Duftbaustein: Weihrauch

„Wenn der Priester den Weihrauch auf die glühenden Kohlen legt und das feine weiße Wölkchen leicht und duftig vor dem Altare aufsteigt, […] und nach und nach der ganze Altar sich in Rauch hüllt, der köstliche Duft die weiten Hallen füllt und die bunten Lichter, die die Sonne durch die gemalten Scheiben wirft, in den Wölkchen spielen, dann weiß jeder, es ist Feiertag.“(Gregor Böckeler). Der Duft des Weihrauches erweckt in fast allen Menschen in erster Linie die Erinnerung an den Gottesdienst, einer Kirche oder an den Besuch der Sternensänger.

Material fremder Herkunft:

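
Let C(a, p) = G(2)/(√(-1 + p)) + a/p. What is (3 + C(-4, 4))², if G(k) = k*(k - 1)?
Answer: 16/3 + 8*√3/3 ≈ 9.9521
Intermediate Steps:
G(k) = k*(-1 + k)
C(a, p) = 2/√(-1 + p) + a/p (C(a, p) = (2*(-1 + 2))/(√(-1 + p)) + a/p = (2*1)/√(-1 + p) + a/p = 2/√(-1 + p) + a/p)
(3 + C(-4, 4))² = (3 + (2/√(-1 + 4) - 4/4))² = (3 + (2/√3 - 4*¼))² = (3 + (2*(√3/3) - 1))² = (3 + (2*√3/3 - 1))² = (3 + (-1 + 2*√3/3))² = (2 + 2*√3/3)²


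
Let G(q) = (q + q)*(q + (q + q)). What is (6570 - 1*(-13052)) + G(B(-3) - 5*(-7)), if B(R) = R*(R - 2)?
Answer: 34622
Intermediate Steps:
B(R) = R*(-2 + R)
G(q) = 6*q² (G(q) = (2*q)*(q + 2*q) = (2*q)*(3*q) = 6*q²)
(6570 - 1*(-13052)) + G(B(-3) - 5*(-7)) = (6570 - 1*(-13052)) + 6*(-3*(-2 - 3) - 5*(-7))² = (6570 + 13052) + 6*(-3*(-5) + 35)² = 19622 + 6*(15 + 35)² = 19622 + 6*50² = 19622 + 6*2500 = 19622 + 15000 = 34622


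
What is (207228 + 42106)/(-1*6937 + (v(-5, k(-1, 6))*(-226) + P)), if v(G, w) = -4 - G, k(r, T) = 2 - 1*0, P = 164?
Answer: -249334/6999 ≈ -35.624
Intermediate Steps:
k(r, T) = 2 (k(r, T) = 2 + 0 = 2)
(207228 + 42106)/(-1*6937 + (v(-5, k(-1, 6))*(-226) + P)) = (207228 + 42106)/(-1*6937 + ((-4 - 1*(-5))*(-226) + 164)) = 249334/(-6937 + ((-4 + 5)*(-226) + 164)) = 249334/(-6937 + (1*(-226) + 164)) = 249334/(-6937 + (-226 + 164)) = 249334/(-6937 - 62) = 249334/(-6999) = 249334*(-1/6999) = -249334/6999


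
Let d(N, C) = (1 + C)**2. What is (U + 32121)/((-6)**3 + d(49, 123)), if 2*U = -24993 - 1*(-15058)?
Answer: 54307/30320 ≈ 1.7911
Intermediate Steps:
U = -9935/2 (U = (-24993 - 1*(-15058))/2 = (-24993 + 15058)/2 = (1/2)*(-9935) = -9935/2 ≈ -4967.5)
(U + 32121)/((-6)**3 + d(49, 123)) = (-9935/2 + 32121)/((-6)**3 + (1 + 123)**2) = 54307/(2*(-216 + 124**2)) = 54307/(2*(-216 + 15376)) = (54307/2)/15160 = (54307/2)*(1/15160) = 54307/30320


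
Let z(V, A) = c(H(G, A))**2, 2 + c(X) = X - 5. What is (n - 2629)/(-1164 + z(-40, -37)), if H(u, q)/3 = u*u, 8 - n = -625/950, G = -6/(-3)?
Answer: 99573/43282 ≈ 2.3006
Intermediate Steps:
G = 2 (G = -6*(-1)/3 = -1*(-2) = 2)
n = 329/38 (n = 8 - (-625)/950 = 8 - 1*(-25/38) = 8 + 25/38 = 329/38 ≈ 8.6579)
H(u, q) = 3*u**2 (H(u, q) = 3*(u*u) = 3*u**2)
c(X) = -7 + X (c(X) = -2 + (X - 5) = -2 + (-5 + X) = -7 + X)
z(V, A) = 25 (z(V, A) = (-7 + 3*2**2)**2 = (-7 + 3*4)**2 = (-7 + 12)**2 = 5**2 = 25)
(n - 2629)/(-1164 + z(-40, -37)) = (329/38 - 2629)/(-1164 + 25) = -99573/38/(-1139) = -99573/38*(-1/1139) = 99573/43282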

Duft der himmlischen Erkenntnis

Weihrauch ist ein einzigartiger und ganz besonderer Duft der Erinnerungen weckt, Emotionen hervorruft und bei vielen festlichen Ereignissen verwendet wird. Schon die heiligen drei Könige aus dem Morgenland haben bei ihrem Besuch in der Krippe dem neugeborenen Jesukind Weihrauch als Geschenk gebracht.

Der Geruch des Weihnrauches wurde als Zeichen für die Anwesenheit der Götter gedeutet und war lange Zeit nur Priestern vorbehalten. Der Duft symbolisiert zudem die Gebete der Menschen, die zu Gott hinaufsteigen. Ebenso Aufsteigen der Seele der Toten in den Himmel. Zudem sagt man, dass Weihrauch die Atmung verlangsamen und vertiefen kann. Dadurch soll innere Ruhe entstehen.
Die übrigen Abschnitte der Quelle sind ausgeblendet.